My head came up. “Because I’m in the middle of a situation that I didn’t want and don’t like. I s
pent the afternoon with my children yesterday. Every other word out of the little one’s mouth has to do with when I’m coming home, and the big one is subdued, and they both get edgy—hell, I do, too—when the end of our time together nears. I don’t know what they’re feeling after I drop them back with their father, but I know what I am, and it isn’t warm and fuzzy. It’s lonely. It’s afraid. It’s worried. I keep thinking that it didn’t have to be like this, that it could have been gentler, but thanks to my husband and the court, it isn’t. This is very, very hard for me, Dr. Jenovitz. I’m a mother. I love my kids. Every ounce of maternal instinct I possess is telling me they’ll be hurt. So, yes, I’m angry. I have a right to be, don’t I?”
“Not if the charges against you are true.”
“They aren’t,” I insisted and sank into the chair. There were times when the bid to prove my innocence seemed futile. Okay. I had only had a single hour with Jenovitz so far.
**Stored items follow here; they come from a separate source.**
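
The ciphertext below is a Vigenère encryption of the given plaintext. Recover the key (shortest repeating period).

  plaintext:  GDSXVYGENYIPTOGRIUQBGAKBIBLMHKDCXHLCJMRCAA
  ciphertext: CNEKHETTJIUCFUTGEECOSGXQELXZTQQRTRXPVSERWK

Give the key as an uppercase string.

WKMNMGNP

  i= 0: C-G = 22 → W
  i= 1: N-D = 10 → K
  i= 2: E-S = 12 → M
  i= 3: K-X = 13 → N
  i= 4: H-V = 12 → M
  i= 5: E-Y =  6 → G
  i= 6: T-G = 13 → N
  i= 7: T-E = 15 → P
  i= 8: J-N = 22 → W
  i= 9: I-Y = 10 → K
  i=10: U-I = 12 → M
  i=11: C-P = 13 → N
  i=12: F-T = 12 → M
  i=13: U-O =  6 → G
  i=14: T-G = 13 → N
  i=15: G-R = 15 → P
  i=16: E-I = 22 → W
  i=17: E-U = 10 → K
  i=18: C-Q = 12 → M
  i=19: O-B = 13 → N
  i=20: S-G = 12 → M
  i=21: G-A =  6 → G
  i=22: X-K = 13 → N
  i=23: Q-B = 15 → P
  i=24: E-I = 22 → W
  i=25: L-B = 10 → K
  i=26: X-L = 12 → M
  i=27: Z-M = 13 → N
  i=28: T-H = 12 → M
  i=29: Q-K =  6 → G
  i=30: Q-D = 13 → N
  i=31: R-C = 15 → P
  i=32: T-X = 22 → W
  i=33: R-H = 10 → K
  i=34: X-L = 12 → M
  i=35: P-C = 13 → N
  i=36: V-J = 12 → M
  i=37: S-M =  6 → G
  i=38: E-R = 13 → N
  i=39: R-C = 15 → P
  i=40: W-A = 22 → W
  i=41: K-A = 10 → K
  shifts repeat with period 8: WKMNMGNP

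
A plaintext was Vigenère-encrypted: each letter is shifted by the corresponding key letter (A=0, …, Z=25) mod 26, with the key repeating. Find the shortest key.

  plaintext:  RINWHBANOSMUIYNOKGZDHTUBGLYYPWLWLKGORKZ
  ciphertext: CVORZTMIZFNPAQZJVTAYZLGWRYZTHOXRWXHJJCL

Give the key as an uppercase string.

LNBVSSMV

  i= 0: C-R = 11 → L
  i= 1: V-I = 13 → N
  i= 2: O-N =  1 → B
  i= 3: R-W = 21 → V
  i= 4: Z-H = 18 → S
  i= 5: T-B = 18 → S
  i= 6: M-A = 12 → M
  i= 7: I-N = 21 → V
  i= 8: Z-O = 11 → L
  i= 9: F-S = 13 → N
  i=10: N-M =  1 → B
  i=11: P-U = 21 → V
  i=12: A-I = 18 → S
  i=13: Q-Y = 18 → S
  i=14: Z-N = 12 → M
  i=15: J-O = 21 → V
  i=16: V-K = 11 → L
  i=17: T-G = 13 → N
  i=18: A-Z =  1 → B
  i=19: Y-D = 21 → V
  i=20: Z-H = 18 → S
  i=21: L-T = 18 → S
  i=22: G-U = 12 → M
  i=23: W-B = 21 → V
  i=24: R-G = 11 → L
  i=25: Y-L = 13 → N
  i=26: Z-Y =  1 → B
  i=27: T-Y = 21 → V
  i=28: H-P = 18 → S
  i=29: O-W = 18 → S
  i=30: X-L = 12 → M
  i=31: R-W = 21 → V
  i=32: W-L = 11 → L
  i=33: X-K = 13 → N
  i=34: H-G =  1 → B
  i=35: J-O = 21 → V
  i=36: J-R = 18 → S
  i=37: C-K = 18 → S
  i=38: L-Z = 12 → M
  shifts repeat with period 8: LNBVSSMV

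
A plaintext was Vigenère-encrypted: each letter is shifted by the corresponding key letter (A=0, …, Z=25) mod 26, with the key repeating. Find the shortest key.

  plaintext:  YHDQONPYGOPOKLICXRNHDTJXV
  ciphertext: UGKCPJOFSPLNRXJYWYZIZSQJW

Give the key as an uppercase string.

WZHMB

  i= 0: U-Y = 22 → W
  i= 1: G-H = 25 → Z
  i= 2: K-D =  7 → H
  i= 3: C-Q = 12 → M
  i= 4: P-O =  1 → B
  i= 5: J-N = 22 → W
  i= 6: O-P = 25 → Z
  i= 7: F-Y =  7 → H
  i= 8: S-G = 12 → M
  i= 9: P-O =  1 → B
  i=10: L-P = 22 → W
  i=11: N-O = 25 → Z
  i=12: R-K =  7 → H
  i=13: X-L = 12 → M
  i=14: J-I =  1 → B
  i=15: Y-C = 22 → W
  i=16: W-X = 25 → Z
  i=17: Y-R =  7 → H
  i=18: Z-N = 12 → M
  i=19: I-H =  1 → B
  i=20: Z-D = 22 → W
  i=21: S-T = 25 → Z
  i=22: Q-J =  7 → H
  i=23: J-X = 12 → M
  i=24: W-V =  1 → B
  shifts repeat with period 5: WZHMB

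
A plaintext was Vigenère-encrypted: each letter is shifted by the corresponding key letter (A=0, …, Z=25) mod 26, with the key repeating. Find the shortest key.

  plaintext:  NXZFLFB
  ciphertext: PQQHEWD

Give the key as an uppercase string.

  i= 0: P-N =  2 → C
  i= 1: Q-X = 19 → T
  i= 2: Q-Z = 17 → R
  i= 3: H-F =  2 → C
  i= 4: E-L = 19 → T
  i= 5: W-F = 17 → R
  i= 6: D-B =  2 → C
  shifts repeat with period 3: CTR

CTR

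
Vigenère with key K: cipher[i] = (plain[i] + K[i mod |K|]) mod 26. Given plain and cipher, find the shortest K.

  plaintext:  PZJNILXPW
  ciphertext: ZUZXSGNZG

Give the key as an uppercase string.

KVQK

  i= 0: Z-P = 10 → K
  i= 1: U-Z = 21 → V
  i= 2: Z-J = 16 → Q
  i= 3: X-N = 10 → K
  i= 4: S-I = 10 → K
  i= 5: G-L = 21 → V
  i= 6: N-X = 16 → Q
  i= 7: Z-P = 10 → K
  i= 8: G-W = 10 → K
  shifts repeat with period 4: KVQK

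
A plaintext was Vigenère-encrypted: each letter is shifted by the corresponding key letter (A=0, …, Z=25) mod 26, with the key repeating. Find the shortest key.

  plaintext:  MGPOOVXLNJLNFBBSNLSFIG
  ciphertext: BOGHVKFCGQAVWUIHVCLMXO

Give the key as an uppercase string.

PIRTH

  i= 0: B-M = 15 → P
  i= 1: O-G =  8 → I
  i= 2: G-P = 17 → R
  i= 3: H-O = 19 → T
  i= 4: V-O =  7 → H
  i= 5: K-V = 15 → P
  i= 6: F-X =  8 → I
  i= 7: C-L = 17 → R
  i= 8: G-N = 19 → T
  i= 9: Q-J =  7 → H
  i=10: A-L = 15 → P
  i=11: V-N =  8 → I
  i=12: W-F = 17 → R
  i=13: U-B = 19 → T
  i=14: I-B =  7 → H
  i=15: H-S = 15 → P
  i=16: V-N =  8 → I
  i=17: C-L = 17 → R
  i=18: L-S = 19 → T
  i=19: M-F =  7 → H
  i=20: X-I = 15 → P
  i=21: O-G =  8 → I
  shifts repeat with period 5: PIRTH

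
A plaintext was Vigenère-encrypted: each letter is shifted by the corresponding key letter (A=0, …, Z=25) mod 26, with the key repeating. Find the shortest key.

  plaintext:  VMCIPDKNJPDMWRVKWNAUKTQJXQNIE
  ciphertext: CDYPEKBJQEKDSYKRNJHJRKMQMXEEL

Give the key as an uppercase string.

HRWHP

  i= 0: C-V =  7 → H
  i= 1: D-M = 17 → R
  i= 2: Y-C = 22 → W
  i= 3: P-I =  7 → H
  i= 4: E-P = 15 → P
  i= 5: K-D =  7 → H
  i= 6: B-K = 17 → R
  i= 7: J-N = 22 → W
  i= 8: Q-J =  7 → H
  i= 9: E-P = 15 → P
  i=10: K-D =  7 → H
  i=11: D-M = 17 → R
  i=12: S-W = 22 → W
  i=13: Y-R =  7 → H
  i=14: K-V = 15 → P
  i=15: R-K =  7 → H
  i=16: N-W = 17 → R
  i=17: J-N = 22 → W
  i=18: H-A =  7 → H
  i=19: J-U = 15 → P
  i=20: R-K =  7 → H
  i=21: K-T = 17 → R
  i=22: M-Q = 22 → W
  i=23: Q-J =  7 → H
  i=24: M-X = 15 → P
  i=25: X-Q =  7 → H
  i=26: E-N = 17 → R
  i=27: E-I = 22 → W
  i=28: L-E =  7 → H
  shifts repeat with period 5: HRWHP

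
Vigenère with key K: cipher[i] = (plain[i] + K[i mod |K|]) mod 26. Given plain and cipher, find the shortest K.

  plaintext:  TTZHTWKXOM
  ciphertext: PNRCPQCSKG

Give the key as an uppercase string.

WUSV

  i= 0: P-T = 22 → W
  i= 1: N-T = 20 → U
  i= 2: R-Z = 18 → S
  i= 3: C-H = 21 → V
  i= 4: P-T = 22 → W
  i= 5: Q-W = 20 → U
  i= 6: C-K = 18 → S
  i= 7: S-X = 21 → V
  i= 8: K-O = 22 → W
  i= 9: G-M = 20 → U
  shifts repeat with period 4: WUSV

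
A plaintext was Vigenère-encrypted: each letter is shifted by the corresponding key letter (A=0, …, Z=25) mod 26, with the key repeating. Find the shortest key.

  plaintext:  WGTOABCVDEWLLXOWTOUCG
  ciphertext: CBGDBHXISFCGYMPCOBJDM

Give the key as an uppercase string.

GVNPB

  i= 0: C-W =  6 → G
  i= 1: B-G = 21 → V
  i= 2: G-T = 13 → N
  i= 3: D-O = 15 → P
  i= 4: B-A =  1 → B
  i= 5: H-B =  6 → G
  i= 6: X-C = 21 → V
  i= 7: I-V = 13 → N
  i= 8: S-D = 15 → P
  i= 9: F-E =  1 → B
  i=10: C-W =  6 → G
  i=11: G-L = 21 → V
  i=12: Y-L = 13 → N
  i=13: M-X = 15 → P
  i=14: P-O =  1 → B
  i=15: C-W =  6 → G
  i=16: O-T = 21 → V
  i=17: B-O = 13 → N
  i=18: J-U = 15 → P
  i=19: D-C =  1 → B
  i=20: M-G =  6 → G
  shifts repeat with period 5: GVNPB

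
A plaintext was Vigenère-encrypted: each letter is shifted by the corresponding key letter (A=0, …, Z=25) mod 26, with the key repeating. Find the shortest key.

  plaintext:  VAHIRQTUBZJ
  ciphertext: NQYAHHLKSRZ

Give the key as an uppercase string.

SQR

  i= 0: N-V = 18 → S
  i= 1: Q-A = 16 → Q
  i= 2: Y-H = 17 → R
  i= 3: A-I = 18 → S
  i= 4: H-R = 16 → Q
  i= 5: H-Q = 17 → R
  i= 6: L-T = 18 → S
  i= 7: K-U = 16 → Q
  i= 8: S-B = 17 → R
  i= 9: R-Z = 18 → S
  i=10: Z-J = 16 → Q
  shifts repeat with period 3: SQR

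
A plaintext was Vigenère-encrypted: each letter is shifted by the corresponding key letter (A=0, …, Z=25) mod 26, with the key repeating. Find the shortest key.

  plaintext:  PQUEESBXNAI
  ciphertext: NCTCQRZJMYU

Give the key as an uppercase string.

  i= 0: N-P = 24 → Y
  i= 1: C-Q = 12 → M
  i= 2: T-U = 25 → Z
  i= 3: C-E = 24 → Y
  i= 4: Q-E = 12 → M
  i= 5: R-S = 25 → Z
  i= 6: Z-B = 24 → Y
  i= 7: J-X = 12 → M
  i= 8: M-N = 25 → Z
  i= 9: Y-A = 24 → Y
  i=10: U-I = 12 → M
  shifts repeat with period 3: YMZ

YMZ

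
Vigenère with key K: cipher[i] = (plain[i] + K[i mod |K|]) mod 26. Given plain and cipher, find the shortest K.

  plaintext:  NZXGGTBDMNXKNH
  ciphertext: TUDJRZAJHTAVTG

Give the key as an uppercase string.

GVGDLGZ

  i= 0: T-N =  6 → G
  i= 1: U-Z = 21 → V
  i= 2: D-X =  6 → G
  i= 3: J-G =  3 → D
  i= 4: R-G = 11 → L
  i= 5: Z-T =  6 → G
  i= 6: A-B = 25 → Z
  i= 7: J-D =  6 → G
  i= 8: H-M = 21 → V
  i= 9: T-N =  6 → G
  i=10: A-X =  3 → D
  i=11: V-K = 11 → L
  i=12: T-N =  6 → G
  i=13: G-H = 25 → Z
  shifts repeat with period 7: GVGDLGZ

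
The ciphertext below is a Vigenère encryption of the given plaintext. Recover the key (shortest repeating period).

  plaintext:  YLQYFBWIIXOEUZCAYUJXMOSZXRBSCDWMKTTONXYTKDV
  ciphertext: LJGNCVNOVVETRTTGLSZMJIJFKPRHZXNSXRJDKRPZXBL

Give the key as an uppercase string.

  i= 0: L-Y = 13 → N
  i= 1: J-L = 24 → Y
  i= 2: G-Q = 16 → Q
  i= 3: N-Y = 15 → P
  i= 4: C-F = 23 → X
  i= 5: V-B = 20 → U
  i= 6: N-W = 17 → R
  i= 7: O-I =  6 → G
  i= 8: V-I = 13 → N
  i= 9: V-X = 24 → Y
  i=10: E-O = 16 → Q
  i=11: T-E = 15 → P
  i=12: R-U = 23 → X
  i=13: T-Z = 20 → U
  i=14: T-C = 17 → R
  i=15: G-A =  6 → G
  i=16: L-Y = 13 → N
  i=17: S-U = 24 → Y
  i=18: Z-J = 16 → Q
  i=19: M-X = 15 → P
  i=20: J-M = 23 → X
  i=21: I-O = 20 → U
  i=22: J-S = 17 → R
  i=23: F-Z =  6 → G
  i=24: K-X = 13 → N
  i=25: P-R = 24 → Y
  i=26: R-B = 16 → Q
  i=27: H-S = 15 → P
  i=28: Z-C = 23 → X
  i=29: X-D = 20 → U
  i=30: N-W = 17 → R
  i=31: S-M =  6 → G
  i=32: X-K = 13 → N
  i=33: R-T = 24 → Y
  i=34: J-T = 16 → Q
  i=35: D-O = 15 → P
  i=36: K-N = 23 → X
  i=37: R-X = 20 → U
  i=38: P-Y = 17 → R
  i=39: Z-T =  6 → G
  i=40: X-K = 13 → N
  i=41: B-D = 24 → Y
  i=42: L-V = 16 → Q
  shifts repeat with period 8: NYQPXURG

NYQPXURG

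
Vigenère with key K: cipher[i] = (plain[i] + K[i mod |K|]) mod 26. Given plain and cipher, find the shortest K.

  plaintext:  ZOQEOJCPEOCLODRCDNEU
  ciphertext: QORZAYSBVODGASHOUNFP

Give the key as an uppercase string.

RABVMPQM

  i= 0: Q-Z = 17 → R
  i= 1: O-O =  0 → A
  i= 2: R-Q =  1 → B
  i= 3: Z-E = 21 → V
  i= 4: A-O = 12 → M
  i= 5: Y-J = 15 → P
  i= 6: S-C = 16 → Q
  i= 7: B-P = 12 → M
  i= 8: V-E = 17 → R
  i= 9: O-O =  0 → A
  i=10: D-C =  1 → B
  i=11: G-L = 21 → V
  i=12: A-O = 12 → M
  i=13: S-D = 15 → P
  i=14: H-R = 16 → Q
  i=15: O-C = 12 → M
  i=16: U-D = 17 → R
  i=17: N-N =  0 → A
  i=18: F-E =  1 → B
  i=19: P-U = 21 → V
  shifts repeat with period 8: RABVMPQM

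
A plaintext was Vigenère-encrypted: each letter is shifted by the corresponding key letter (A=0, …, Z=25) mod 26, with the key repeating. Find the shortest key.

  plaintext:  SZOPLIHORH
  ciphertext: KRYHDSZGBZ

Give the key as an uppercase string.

  i= 0: K-S = 18 → S
  i= 1: R-Z = 18 → S
  i= 2: Y-O = 10 → K
  i= 3: H-P = 18 → S
  i= 4: D-L = 18 → S
  i= 5: S-I = 10 → K
  i= 6: Z-H = 18 → S
  i= 7: G-O = 18 → S
  i= 8: B-R = 10 → K
  i= 9: Z-H = 18 → S
  shifts repeat with period 3: SSK

SSK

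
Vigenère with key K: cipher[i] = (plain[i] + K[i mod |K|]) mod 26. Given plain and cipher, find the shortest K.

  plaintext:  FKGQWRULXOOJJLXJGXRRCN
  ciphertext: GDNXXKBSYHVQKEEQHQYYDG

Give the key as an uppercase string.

  i= 0: G-F =  1 → B
  i= 1: D-K = 19 → T
  i= 2: N-G =  7 → H
  i= 3: X-Q =  7 → H
  i= 4: X-W =  1 → B
  i= 5: K-R = 19 → T
  i= 6: B-U =  7 → H
  i= 7: S-L =  7 → H
  i= 8: Y-X =  1 → B
  i= 9: H-O = 19 → T
  i=10: V-O =  7 → H
  i=11: Q-J =  7 → H
  i=12: K-J =  1 → B
  i=13: E-L = 19 → T
  i=14: E-X =  7 → H
  i=15: Q-J =  7 → H
  i=16: H-G =  1 → B
  i=17: Q-X = 19 → T
  i=18: Y-R =  7 → H
  i=19: Y-R =  7 → H
  i=20: D-C =  1 → B
  i=21: G-N = 19 → T
  shifts repeat with period 4: BTHH

BTHH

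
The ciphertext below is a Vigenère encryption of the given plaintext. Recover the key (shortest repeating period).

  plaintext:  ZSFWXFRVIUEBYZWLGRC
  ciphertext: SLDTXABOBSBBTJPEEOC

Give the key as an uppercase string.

TTYXAVK

  i= 0: S-Z = 19 → T
  i= 1: L-S = 19 → T
  i= 2: D-F = 24 → Y
  i= 3: T-W = 23 → X
  i= 4: X-X =  0 → A
  i= 5: A-F = 21 → V
  i= 6: B-R = 10 → K
  i= 7: O-V = 19 → T
  i= 8: B-I = 19 → T
  i= 9: S-U = 24 → Y
  i=10: B-E = 23 → X
  i=11: B-B =  0 → A
  i=12: T-Y = 21 → V
  i=13: J-Z = 10 → K
  i=14: P-W = 19 → T
  i=15: E-L = 19 → T
  i=16: E-G = 24 → Y
  i=17: O-R = 23 → X
  i=18: C-C =  0 → A
  shifts repeat with period 7: TTYXAVK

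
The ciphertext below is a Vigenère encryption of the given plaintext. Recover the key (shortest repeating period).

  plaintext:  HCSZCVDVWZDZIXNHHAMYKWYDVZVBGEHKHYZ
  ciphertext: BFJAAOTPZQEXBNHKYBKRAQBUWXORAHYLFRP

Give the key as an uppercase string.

  i= 0: B-H = 20 → U
  i= 1: F-C =  3 → D
  i= 2: J-S = 17 → R
  i= 3: A-Z =  1 → B
  i= 4: A-C = 24 → Y
  i= 5: O-V = 19 → T
  i= 6: T-D = 16 → Q
  i= 7: P-V = 20 → U
  i= 8: Z-W =  3 → D
  i= 9: Q-Z = 17 → R
  i=10: E-D =  1 → B
  i=11: X-Z = 24 → Y
  i=12: B-I = 19 → T
  i=13: N-X = 16 → Q
  i=14: H-N = 20 → U
  i=15: K-H =  3 → D
  i=16: Y-H = 17 → R
  i=17: B-A =  1 → B
  i=18: K-M = 24 → Y
  i=19: R-Y = 19 → T
  i=20: A-K = 16 → Q
  i=21: Q-W = 20 → U
  i=22: B-Y =  3 → D
  i=23: U-D = 17 → R
  i=24: W-V =  1 → B
  i=25: X-Z = 24 → Y
  i=26: O-V = 19 → T
  i=27: R-B = 16 → Q
  i=28: A-G = 20 → U
  i=29: H-E =  3 → D
  i=30: Y-H = 17 → R
  i=31: L-K =  1 → B
  i=32: F-H = 24 → Y
  i=33: R-Y = 19 → T
  i=34: P-Z = 16 → Q
  shifts repeat with period 7: UDRBYTQ

UDRBYTQ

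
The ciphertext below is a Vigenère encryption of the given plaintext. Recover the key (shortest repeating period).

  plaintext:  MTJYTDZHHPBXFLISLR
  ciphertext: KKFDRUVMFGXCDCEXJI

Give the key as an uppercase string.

  i= 0: K-M = 24 → Y
  i= 1: K-T = 17 → R
  i= 2: F-J = 22 → W
  i= 3: D-Y =  5 → F
  i= 4: R-T = 24 → Y
  i= 5: U-D = 17 → R
  i= 6: V-Z = 22 → W
  i= 7: M-H =  5 → F
  i= 8: F-H = 24 → Y
  i= 9: G-P = 17 → R
  i=10: X-B = 22 → W
  i=11: C-X =  5 → F
  i=12: D-F = 24 → Y
  i=13: C-L = 17 → R
  i=14: E-I = 22 → W
  i=15: X-S =  5 → F
  i=16: J-L = 24 → Y
  i=17: I-R = 17 → R
  shifts repeat with period 4: YRWF

YRWF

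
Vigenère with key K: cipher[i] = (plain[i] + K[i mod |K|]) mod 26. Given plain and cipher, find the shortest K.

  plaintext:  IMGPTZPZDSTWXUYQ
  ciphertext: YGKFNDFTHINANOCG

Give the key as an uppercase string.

  i= 0: Y-I = 16 → Q
  i= 1: G-M = 20 → U
  i= 2: K-G =  4 → E
  i= 3: F-P = 16 → Q
  i= 4: N-T = 20 → U
  i= 5: D-Z =  4 → E
  i= 6: F-P = 16 → Q
  i= 7: T-Z = 20 → U
  i= 8: H-D =  4 → E
  i= 9: I-S = 16 → Q
  i=10: N-T = 20 → U
  i=11: A-W =  4 → E
  i=12: N-X = 16 → Q
  i=13: O-U = 20 → U
  i=14: C-Y =  4 → E
  i=15: G-Q = 16 → Q
  shifts repeat with period 3: QUE

QUE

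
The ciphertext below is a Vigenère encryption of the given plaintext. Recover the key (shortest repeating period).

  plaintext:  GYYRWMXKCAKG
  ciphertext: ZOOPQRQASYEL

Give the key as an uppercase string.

TQQYUF

  i= 0: Z-G = 19 → T
  i= 1: O-Y = 16 → Q
  i= 2: O-Y = 16 → Q
  i= 3: P-R = 24 → Y
  i= 4: Q-W = 20 → U
  i= 5: R-M =  5 → F
  i= 6: Q-X = 19 → T
  i= 7: A-K = 16 → Q
  i= 8: S-C = 16 → Q
  i= 9: Y-A = 24 → Y
  i=10: E-K = 20 → U
  i=11: L-G =  5 → F
  shifts repeat with period 6: TQQYUF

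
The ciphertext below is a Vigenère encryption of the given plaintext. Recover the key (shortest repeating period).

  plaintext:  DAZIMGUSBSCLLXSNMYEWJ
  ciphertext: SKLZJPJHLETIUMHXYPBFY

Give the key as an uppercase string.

PKMRXJP

  i= 0: S-D = 15 → P
  i= 1: K-A = 10 → K
  i= 2: L-Z = 12 → M
  i= 3: Z-I = 17 → R
  i= 4: J-M = 23 → X
  i= 5: P-G =  9 → J
  i= 6: J-U = 15 → P
  i= 7: H-S = 15 → P
  i= 8: L-B = 10 → K
  i= 9: E-S = 12 → M
  i=10: T-C = 17 → R
  i=11: I-L = 23 → X
  i=12: U-L =  9 → J
  i=13: M-X = 15 → P
  i=14: H-S = 15 → P
  i=15: X-N = 10 → K
  i=16: Y-M = 12 → M
  i=17: P-Y = 17 → R
  i=18: B-E = 23 → X
  i=19: F-W =  9 → J
  i=20: Y-J = 15 → P
  shifts repeat with period 7: PKMRXJP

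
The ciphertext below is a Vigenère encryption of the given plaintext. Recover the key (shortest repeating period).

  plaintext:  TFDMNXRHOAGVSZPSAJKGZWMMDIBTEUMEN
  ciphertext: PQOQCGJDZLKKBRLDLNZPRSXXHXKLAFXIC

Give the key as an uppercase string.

  i= 0: P-T = 22 → W
  i= 1: Q-F = 11 → L
  i= 2: O-D = 11 → L
  i= 3: Q-M =  4 → E
  i= 4: C-N = 15 → P
  i= 5: G-X =  9 → J
  i= 6: J-R = 18 → S
  i= 7: D-H = 22 → W
  i= 8: Z-O = 11 → L
  i= 9: L-A = 11 → L
  i=10: K-G =  4 → E
  i=11: K-V = 15 → P
  i=12: B-S =  9 → J
  i=13: R-Z = 18 → S
  i=14: L-P = 22 → W
  i=15: D-S = 11 → L
  i=16: L-A = 11 → L
  i=17: N-J =  4 → E
  i=18: Z-K = 15 → P
  i=19: P-G =  9 → J
  i=20: R-Z = 18 → S
  i=21: S-W = 22 → W
  i=22: X-M = 11 → L
  i=23: X-M = 11 → L
  i=24: H-D =  4 → E
  i=25: X-I = 15 → P
  i=26: K-B =  9 → J
  i=27: L-T = 18 → S
  i=28: A-E = 22 → W
  i=29: F-U = 11 → L
  i=30: X-M = 11 → L
  i=31: I-E =  4 → E
  i=32: C-N = 15 → P
  shifts repeat with period 7: WLLEPJS

WLLEPJS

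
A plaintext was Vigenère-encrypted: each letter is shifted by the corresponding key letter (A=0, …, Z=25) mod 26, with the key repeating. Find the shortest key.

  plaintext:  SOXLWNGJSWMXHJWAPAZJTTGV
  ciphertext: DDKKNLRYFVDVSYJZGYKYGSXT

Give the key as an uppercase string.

LPNZRY

  i= 0: D-S = 11 → L
  i= 1: D-O = 15 → P
  i= 2: K-X = 13 → N
  i= 3: K-L = 25 → Z
  i= 4: N-W = 17 → R
  i= 5: L-N = 24 → Y
  i= 6: R-G = 11 → L
  i= 7: Y-J = 15 → P
  i= 8: F-S = 13 → N
  i= 9: V-W = 25 → Z
  i=10: D-M = 17 → R
  i=11: V-X = 24 → Y
  i=12: S-H = 11 → L
  i=13: Y-J = 15 → P
  i=14: J-W = 13 → N
  i=15: Z-A = 25 → Z
  i=16: G-P = 17 → R
  i=17: Y-A = 24 → Y
  i=18: K-Z = 11 → L
  i=19: Y-J = 15 → P
  i=20: G-T = 13 → N
  i=21: S-T = 25 → Z
  i=22: X-G = 17 → R
  i=23: T-V = 24 → Y
  shifts repeat with period 6: LPNZRY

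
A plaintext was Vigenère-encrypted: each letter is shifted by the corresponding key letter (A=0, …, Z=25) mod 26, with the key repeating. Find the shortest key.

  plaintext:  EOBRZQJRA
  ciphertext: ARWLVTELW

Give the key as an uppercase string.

  i= 0: A-E = 22 → W
  i= 1: R-O =  3 → D
  i= 2: W-B = 21 → V
  i= 3: L-R = 20 → U
  i= 4: V-Z = 22 → W
  i= 5: T-Q =  3 → D
  i= 6: E-J = 21 → V
  i= 7: L-R = 20 → U
  i= 8: W-A = 22 → W
  shifts repeat with period 4: WDVU

WDVU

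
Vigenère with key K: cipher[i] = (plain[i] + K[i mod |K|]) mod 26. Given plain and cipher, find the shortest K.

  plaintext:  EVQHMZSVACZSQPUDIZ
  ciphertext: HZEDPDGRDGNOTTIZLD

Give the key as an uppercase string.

DEOW

  i= 0: H-E =  3 → D
  i= 1: Z-V =  4 → E
  i= 2: E-Q = 14 → O
  i= 3: D-H = 22 → W
  i= 4: P-M =  3 → D
  i= 5: D-Z =  4 → E
  i= 6: G-S = 14 → O
  i= 7: R-V = 22 → W
  i= 8: D-A =  3 → D
  i= 9: G-C =  4 → E
  i=10: N-Z = 14 → O
  i=11: O-S = 22 → W
  i=12: T-Q =  3 → D
  i=13: T-P =  4 → E
  i=14: I-U = 14 → O
  i=15: Z-D = 22 → W
  i=16: L-I =  3 → D
  i=17: D-Z =  4 → E
  shifts repeat with period 4: DEOW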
But, God, it felt like more.
“That’s what I’m trying to determine,” he said. “Anger gets in the way.”
“Last time you said I should be mourning. Isn’t anger just like it, kind of a natural step in the process?”
“Yes. Though not as productive.”
“It vents feelings. I do have lots of those, even though the judge would like to think I’m a cold-hearted businesswoman.”
“Speaking of which,” he said and paused to lean sideways, open a drawer, and fish inside. I heard the rustle of plastic wrap. When he straightened, he was fumbling a sourball from its wrapper. Seconds later, he pushed it into his mouth. “Speaking of which,” he talked around the candy, “we were discussing competence. And delegating. Would you say that delegating is necessary for a working mother?”
“No,” I answered more calmly. The venting had helped. “I’d say it’s necessary for any successful executive.”
“But a working mother can’t do without it?”
I often discussed that with the women I worked with—my office assistant, the manager of my local store, franchisees around the country. Most were mothers. We shared war stories all the time. “A working mother needs help. We’re holding down one too many jobs to do everything ourselves.”